A Cornucopia of Books

If you look back to those long summer afternoons of reading during your childhood with longing, this book is for you. Three years after losing her beautiful and talented older sister, Anne-Marie, to cancer, Nina Sankovitch decided to do something she had long dreamed of doing, making books central to her life again. Of course as the mother of three teens and one preteen - all boys - she didn't have much free time. But from Oct. 28, 2008 to the same date in 2009 Nina read and read and read some more.

In the intervening years after her sister's death, Nina had kept fiendishly busy, driving, cooking, cleaning, heading committees, and organizing literary projects--all the myriad duties of raising a family and being involved in her Connecticut community. But each day she felt guilty to be alive because her sister had died. This lovely book is both a tribute to a sister, and a memoir of their relationship. It's also a narrative about how concentrating on reading finally healed Nina, so that she was eager to go forward again.   

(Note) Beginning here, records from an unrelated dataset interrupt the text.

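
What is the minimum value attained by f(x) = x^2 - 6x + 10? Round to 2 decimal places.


For a quadratic f(x) = ax^2 + bx + c with a > 0, the minimum is at the vertex.
Vertex x-coordinate: x = -b/(2a)
x = -(-6) / (2 * 1)
x = 6/2 = 3
Substitute back to find the minimum value:
f(3) = 1 * 3^2 - 6 * 3 + 10
= 9 - 18 + 10
= 1 = 1.00

1.00


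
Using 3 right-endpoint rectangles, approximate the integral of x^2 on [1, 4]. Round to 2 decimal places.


Right Riemann sum uses right endpoints of each subinterval.
Interval: [1, 4], n = 3
dx = (4 - 1) / 3 = 1
Right endpoints: [2, 3, 4]
f values: [4, 9, 16]
Sum = dx * (sum of f values)
= 1 * 29
= 29 = 29.00

29.00


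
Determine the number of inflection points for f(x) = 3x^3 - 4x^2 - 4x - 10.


Inflection points occur where f''(x) = 0 and concavity changes.
f(x) = 3x^3 - 4x^2 - 4x - 10
f'(x) = 9x^2 - 8x - 4
f''(x) = 18x - 8
Set f''(x) = 0:
18x - 8 = 0
x = 8 / 18 = 4/9
Since f''(x) is linear (degree 1), it changes sign at this point.
Therefore there is exactly 1 inflection point.

1


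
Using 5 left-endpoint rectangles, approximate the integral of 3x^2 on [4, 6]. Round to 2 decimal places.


Left Riemann sum uses left endpoints of each subinterval.
Interval: [4, 6], n = 5
dx = (6 - 4) / 5 = 2/5
Left endpoints: [4, 22/5, 24/5, 26/5, 28/5]
f values: [48, 1452/25, 1728/25, 2028/25, 2352/25]
Sum = dx * (sum of f values)
= 2/5 * 1752/5
= 3504/25 = 140.16

140.16


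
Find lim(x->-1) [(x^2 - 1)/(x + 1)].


Direct substitution gives 0/0, so we factor the numerator.
Factor: (x^2 - 1) = (x + 1)(x - 1)
Cancel the common factor (x + 1):
(x^2 - 1)/(x + 1) = (x - 1)
Now substitute x = -1:
= (-1) - (1) = -2

-2


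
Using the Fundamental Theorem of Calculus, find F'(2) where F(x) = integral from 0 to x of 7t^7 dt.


By the Fundamental Theorem of Calculus (Part 1):
If F(x) = integral from 0 to x of f(t) dt, then F'(x) = f(x)
Here f(t) = 7t^7
So F'(x) = 7x^7
Evaluate at x = 2:
F'(2) = 7 * 2^7
= 7 * 128
= 896

896


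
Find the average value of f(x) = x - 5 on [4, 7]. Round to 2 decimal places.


Average value = 1/(b-a) * integral from a to b of f(x) dx
First compute the integral of x - 5:
F(x) = (1/2)x^2 - 5x
F(7) = 1/2 * 49 - 5 * 7 = -21/2
F(4) = 1/2 * 16 - 5 * 4 = -12
Integral = -21/2 - (-12) = 3/2
Average = (3/2) / (7 - 4) = (3/2) / 3
= 1/2 = 0.50

0.50


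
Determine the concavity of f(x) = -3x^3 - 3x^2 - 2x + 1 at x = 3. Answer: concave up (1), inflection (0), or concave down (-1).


Concavity is determined by the sign of f''(x).
f(x) = -3x^3 - 3x^2 - 2x + 1
f'(x) = -9x^2 - 6x - 2
f''(x) = -18x - 6
f''(3) = -18 * 3 - 6
= -54 - 6
= -60
Since f''(3) < 0, the function is concave down (-1)

-1


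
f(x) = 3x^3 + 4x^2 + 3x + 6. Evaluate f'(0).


Differentiate f(x) = 3x^3 + 4x^2 + 3x + 6 term by term:
f'(x) = 9x^2 + 8x + 3
Substitute x = 0:
f'(0) = 9 * 0^2 + 8 * 0 + 3
= 0 + 0 + 3
= 3

3


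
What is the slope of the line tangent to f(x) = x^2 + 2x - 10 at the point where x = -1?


The slope of the tangent line equals f'(x) at the point.
f(x) = x^2 + 2x - 10
f'(x) = 2x + 2
At x = -1:
f'(-1) = 2 * (-1) + 2
= -2 + 2
= 0

0


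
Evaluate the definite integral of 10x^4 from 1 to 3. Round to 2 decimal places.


Find the antiderivative of 10x^4:
F(x) = 10/5 * x^5
Apply the Fundamental Theorem of Calculus:
F(3) - F(1)
= 10/5 * 3^5 - 10/5 * 1^5
= 10/5 * (243 - 1)
= 10/5 * 242
= 484 = 484.00

484.00


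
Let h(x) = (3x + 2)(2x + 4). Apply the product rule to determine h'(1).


Let u(x) = 3x + 2 and v(x) = 2x + 4
u'(x) = 3
v'(x) = 2
Product rule: h'(x) = u'(x)*v(x) + u(x)*v'(x)
= 3 * (2x + 4) + (3x + 2) * 2
At x = 1:
u(1) = 3 * 1 + 2 = 5
v(1) = 2 * 1 + 4 = 6
h'(1) = 3 * 6 + 5 * 2
= 18 + 10
= 28

28


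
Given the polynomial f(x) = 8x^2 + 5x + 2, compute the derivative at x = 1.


Differentiate term by term using power and sum rules:
f(x) = 8x^2 + 5x + 2
f'(x) = 16x + 5
Substitute x = 1:
f'(1) = 16 * 1 + 5
= 16 + 5
= 21

21


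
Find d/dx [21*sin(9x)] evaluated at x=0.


Apply the chain rule to differentiate 21*sin(9x):
d/dx [21*sin(9x)]
= 21 * cos(9x) * d/dx(9x)
= 21 * 9 * cos(9x)
= 189 * cos(9x)
Evaluate at x = 0:
= 189 * cos(0)
= 189 * 1
= 189

189


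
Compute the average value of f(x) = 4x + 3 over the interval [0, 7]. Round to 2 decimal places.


Average value = 1/(b-a) * integral from a to b of f(x) dx
First compute the integral of 4x + 3:
F(x) = 2x^2 + 3x
F(7) = 2 * 49 + 3 * 7 = 119
F(0) = 2 * 0 + 3 * 0 = 0
Integral = 119 - 0 = 119
Average = 119 / (7 - 0) = 119 / 7
= 17 = 17.00

17.00


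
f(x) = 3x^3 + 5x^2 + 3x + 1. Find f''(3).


First derivative:
f'(x) = 9x^2 + 10x + 3
Second derivative:
f''(x) = 18x + 10
Substitute x = 3:
f''(3) = 18 * 3 + 10
= 54 + 10
= 64

64


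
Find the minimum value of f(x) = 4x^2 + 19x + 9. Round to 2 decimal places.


For a quadratic f(x) = ax^2 + bx + c with a > 0, the minimum is at the vertex.
Vertex x-coordinate: x = -b/(2a)
x = -(19) / (2 * 4)
x = -19/8
Substitute back to find the minimum value:
f(-19/8) = 4 * (-19/8)^2 + 19 * (-19/8) + 9
= 361/16 - 361/8 + 9
= -217/16 ≈ -13.56

-13.56


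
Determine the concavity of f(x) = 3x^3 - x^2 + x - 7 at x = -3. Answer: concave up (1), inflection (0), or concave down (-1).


Concavity is determined by the sign of f''(x).
f(x) = 3x^3 - x^2 + x - 7
f'(x) = 9x^2 - 2x + 1
f''(x) = 18x - 2
f''(-3) = 18 * (-3) - 2
= -54 - 2
= -56
Since f''(-3) < 0, the function is concave down (-1)

-1


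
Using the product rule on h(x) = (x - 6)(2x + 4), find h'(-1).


Let u(x) = x - 6 and v(x) = 2x + 4
u'(x) = 1
v'(x) = 2
Product rule: h'(x) = u'(x)*v(x) + u(x)*v'(x)
= 1 * (2x + 4) + (x - 6) * 2
At x = -1:
u(-1) = 1 * (-1) - 6 = -7
v(-1) = 2 * (-1) + 4 = 2
h'(-1) = 1 * 2 + (-7) * 2
= 2 - 14
= -12

-12


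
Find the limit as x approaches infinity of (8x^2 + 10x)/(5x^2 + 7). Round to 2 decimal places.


For limits at infinity with equal-degree polynomials,
we compare leading coefficients.
Numerator leading term: 8x^2
Denominator leading term: 5x^2
Divide both by x^2:
lim = (8 + 10/x) / (5 + 7/x^2)
As x -> infinity, the 1/x and 1/x^2 terms vanish:
= 8/5 = 1.60

1.60


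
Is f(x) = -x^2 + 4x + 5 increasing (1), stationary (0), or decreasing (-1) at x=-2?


Compute f'(x) to determine behavior:
f'(x) = -2x + 4
f'(-2) = -2 * (-2) + 4
= 4 + 4
= 8
Since f'(-2) > 0, the function is increasing (1)

1


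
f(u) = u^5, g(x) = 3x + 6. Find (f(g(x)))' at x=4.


Using the chain rule: (f(g(x)))' = f'(g(x)) * g'(x)
First, find g(4):
g(4) = 3 * 4 + 6 = 18
Next, f'(u) = 5u^4
And g'(x) = 3
So f'(g(4)) * g'(4)
= 5 * 18^4 * 3
= 5 * 104976 * 3
= 1574640

1574640


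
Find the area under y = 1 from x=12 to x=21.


The area under a constant function y = 1 is a rectangle.
Width = 21 - 12 = 9
Height = 1
Area = width * height
= 9 * 1
= 9

9


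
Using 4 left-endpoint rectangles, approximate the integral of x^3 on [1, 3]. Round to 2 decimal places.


Left Riemann sum uses left endpoints of each subinterval.
Interval: [1, 3], n = 4
dx = (3 - 1) / 4 = 1/2
Left endpoints: [1, 3/2, 2, 5/2]
f values: [1, 27/8, 8, 125/8]
Sum = dx * (sum of f values)
= 1/2 * 28
= 14 = 14.00

14.00


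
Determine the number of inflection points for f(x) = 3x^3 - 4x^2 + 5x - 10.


Inflection points occur where f''(x) = 0 and concavity changes.
f(x) = 3x^3 - 4x^2 + 5x - 10
f'(x) = 9x^2 - 8x + 5
f''(x) = 18x - 8
Set f''(x) = 0:
18x - 8 = 0
x = 8 / 18 = 4/9
Since f''(x) is linear (degree 1), it changes sign at this point.
Therefore there is exactly 1 inflection point.

1


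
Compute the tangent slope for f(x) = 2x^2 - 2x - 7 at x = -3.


The slope of the tangent line equals f'(x) at the point.
f(x) = 2x^2 - 2x - 7
f'(x) = 4x - 2
At x = -3:
f'(-3) = 4 * (-3) - 2
= -12 - 2
= -14

-14


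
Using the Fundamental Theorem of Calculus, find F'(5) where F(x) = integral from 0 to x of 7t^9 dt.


By the Fundamental Theorem of Calculus (Part 1):
If F(x) = integral from 0 to x of f(t) dt, then F'(x) = f(x)
Here f(t) = 7t^9
So F'(x) = 7x^9
Evaluate at x = 5:
F'(5) = 7 * 5^9
= 7 * 1953125
= 13671875

13671875


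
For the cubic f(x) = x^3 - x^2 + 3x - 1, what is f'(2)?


Differentiate f(x) = x^3 - x^2 + 3x - 1 term by term:
f'(x) = 3x^2 - 2x + 3
Substitute x = 2:
f'(2) = 3 * 2^2 - 2 * 2 + 3
= 12 - 4 + 3
= 11

11


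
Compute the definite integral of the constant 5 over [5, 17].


The integral of a constant k over [a, b] equals k * (b - a).
integral from 5 to 17 of 5 dx
= 5 * (17 - 5)
= 5 * 12
= 60

60


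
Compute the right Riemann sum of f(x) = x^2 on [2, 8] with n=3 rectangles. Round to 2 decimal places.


Right Riemann sum uses right endpoints of each subinterval.
Interval: [2, 8], n = 3
dx = (8 - 2) / 3 = 2
Right endpoints: [4, 6, 8]
f values: [16, 36, 64]
Sum = dx * (sum of f values)
= 2 * 116
= 232 = 232.00

232.00


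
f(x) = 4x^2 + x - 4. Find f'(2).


Differentiate term by term using power and sum rules:
f(x) = 4x^2 + x - 4
f'(x) = 8x + 1
Substitute x = 2:
f'(2) = 8 * 2 + 1
= 16 + 1
= 17

17


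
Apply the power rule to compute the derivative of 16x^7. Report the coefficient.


We apply the power rule: d/dx [ax^n] = a*n * x^(n-1)
d/dx [16x^7]
= 16 * 7 * x^(7-1)
= 112x^6
The coefficient is 112

112


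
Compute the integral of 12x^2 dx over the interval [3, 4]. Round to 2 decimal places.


Find the antiderivative of 12x^2:
F(x) = 12/3 * x^3
Apply the Fundamental Theorem of Calculus:
F(4) - F(3)
= 12/3 * 4^3 - 12/3 * 3^3
= 12/3 * (64 - 27)
= 12/3 * 37
= 148 = 148.00

148.00


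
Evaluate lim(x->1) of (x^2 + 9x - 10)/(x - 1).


Direct substitution gives 0/0, so we factor the numerator.
Factor: (x^2 + 9x - 10) = (x - 1)(x + 10)
Cancel the common factor (x - 1):
(x^2 + 9x - 10)/(x - 1) = (x + 10)
Now substitute x = 1:
= (1) - (-10) = 11

11


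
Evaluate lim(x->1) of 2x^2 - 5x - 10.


Since polynomials are continuous, we use direct substitution.
lim(x->1) of 2x^2 - 5x - 10
= 2 * 1^2 - 5 * 1 - 10
= 2 - 5 - 10
= -13

-13


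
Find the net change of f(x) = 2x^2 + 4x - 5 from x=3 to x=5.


Net change = f(b) - f(a)
f(x) = 2x^2 + 4x - 5
Compute f(5):
f(5) = 2 * 5^2 + 4 * 5 - 5
= 50 + 20 - 5
= 65
Compute f(3):
f(3) = 2 * 3^2 + 4 * 3 - 5
= 18 + 12 - 5
= 25
Net change = 65 - 25 = 40

40


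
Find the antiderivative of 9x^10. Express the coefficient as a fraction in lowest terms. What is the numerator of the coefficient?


Apply the power rule for integration:
integral of ax^n dx = a/(n+1) * x^(n+1) + C
integral of 9x^10 dx
= 9/11 * x^11 + C
The coefficient in lowest terms is 9/11, and its numerator is 9

9


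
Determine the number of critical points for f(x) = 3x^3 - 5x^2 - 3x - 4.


Find where f'(x) = 0:
f(x) = 3x^3 - 5x^2 - 3x - 4
f'(x) = 9x^2 - 10x - 3
This is a quadratic in x. Use the discriminant to count real roots.
Discriminant = (-10)^2 - 4 * 9 * (-3)
= 100 - (-108)
= 208
Since discriminant > 0, f'(x) = 0 has 2 real solutions.
Number of critical points: 2

2


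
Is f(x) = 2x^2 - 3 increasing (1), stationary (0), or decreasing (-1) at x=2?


Compute f'(x) to determine behavior:
f'(x) = 4x
f'(2) = 4 * 2 + 0
= 8 + 0
= 8
Since f'(2) > 0, the function is increasing (1)

1


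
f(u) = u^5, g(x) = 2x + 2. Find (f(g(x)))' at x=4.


Using the chain rule: (f(g(x)))' = f'(g(x)) * g'(x)
First, find g(4):
g(4) = 2 * 4 + 2 = 10
Next, f'(u) = 5u^4
And g'(x) = 2
So f'(g(4)) * g'(4)
= 5 * 10^4 * 2
= 5 * 10000 * 2
= 100000

100000


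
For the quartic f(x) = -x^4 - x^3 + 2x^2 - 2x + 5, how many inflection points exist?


Inflection points occur where f''(x) = 0 and concavity changes.
f(x) = -x^4 - x^3 + 2x^2 - 2x + 5
f'(x) = -4x^3 - 3x^2 + 4x - 2
f''(x) = -12x^2 - 6x + 4
This is a quadratic in x. Use the discriminant to count real roots.
Discriminant = (-6)^2 - 4 * (-12) * 4
= 36 - (-192)
= 228
Since discriminant > 0, f''(x) = 0 has 2 distinct real solutions.
A quadratic with two distinct real roots changes sign at each root, so concavity changes at both.
Number of inflection points: 2

2


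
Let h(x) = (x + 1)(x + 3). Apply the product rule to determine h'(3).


Let u(x) = x + 1 and v(x) = x + 3
u'(x) = 1
v'(x) = 1
Product rule: h'(x) = u'(x)*v(x) + u(x)*v'(x)
= 1 * (x + 3) + (x + 1) * 1
At x = 3:
u(3) = 1 * 3 + 1 = 4
v(3) = 1 * 3 + 3 = 6
h'(3) = 1 * 6 + 4 * 1
= 6 + 4
= 10

10


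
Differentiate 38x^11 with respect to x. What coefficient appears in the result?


We apply the power rule: d/dx [ax^n] = a*n * x^(n-1)
d/dx [38x^11]
= 38 * 11 * x^(11-1)
= 418x^10
The coefficient is 418

418


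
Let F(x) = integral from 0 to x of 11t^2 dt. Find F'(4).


By the Fundamental Theorem of Calculus (Part 1):
If F(x) = integral from 0 to x of f(t) dt, then F'(x) = f(x)
Here f(t) = 11t^2
So F'(x) = 11x^2
Evaluate at x = 4:
F'(4) = 11 * 4^2
= 11 * 16
= 176

176


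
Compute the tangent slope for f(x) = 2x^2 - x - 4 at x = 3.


The slope of the tangent line equals f'(x) at the point.
f(x) = 2x^2 - x - 4
f'(x) = 4x - 1
At x = 3:
f'(3) = 4 * 3 - 1
= 12 - 1
= 11

11


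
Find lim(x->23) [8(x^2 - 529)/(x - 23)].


Direct substitution gives 0/0, so we factor the numerator.
Factor: 8(x^2 - 529) = 8 * (x - 23)(x + 23)
Cancel the common factor (x - 23):
8(x^2 - 529)/(x - 23) = 8 * (x + 23)
Now substitute x = 23:
= 8 * (23 + 23) = 368

368


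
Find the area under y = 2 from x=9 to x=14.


The area under a constant function y = 2 is a rectangle.
Width = 14 - 9 = 5
Height = 2
Area = width * height
= 5 * 2
= 10

10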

Nina resurrected (reupholstered) the big purple chair that one of their cats had made its own by spraying on it. Here in this regal chair for two, three, even four hours a day, Nina both lost and found herself through books.

Besides telling Anne-Marie's story, Tolstoy and the Purple Chair also relates the story of her father, Anatole, who lost three aunts and uncles in a shooting during WW II. All were shot in his family's kitchen in Poland while their terrified mother lay upstairs in her sick bed. Anatole also suffered from TB after WW II and spent over two years in a sanatorium in the mountains recovering after the war. Nina compares her year of reading to those years of rest and recuperation that her father experienced there.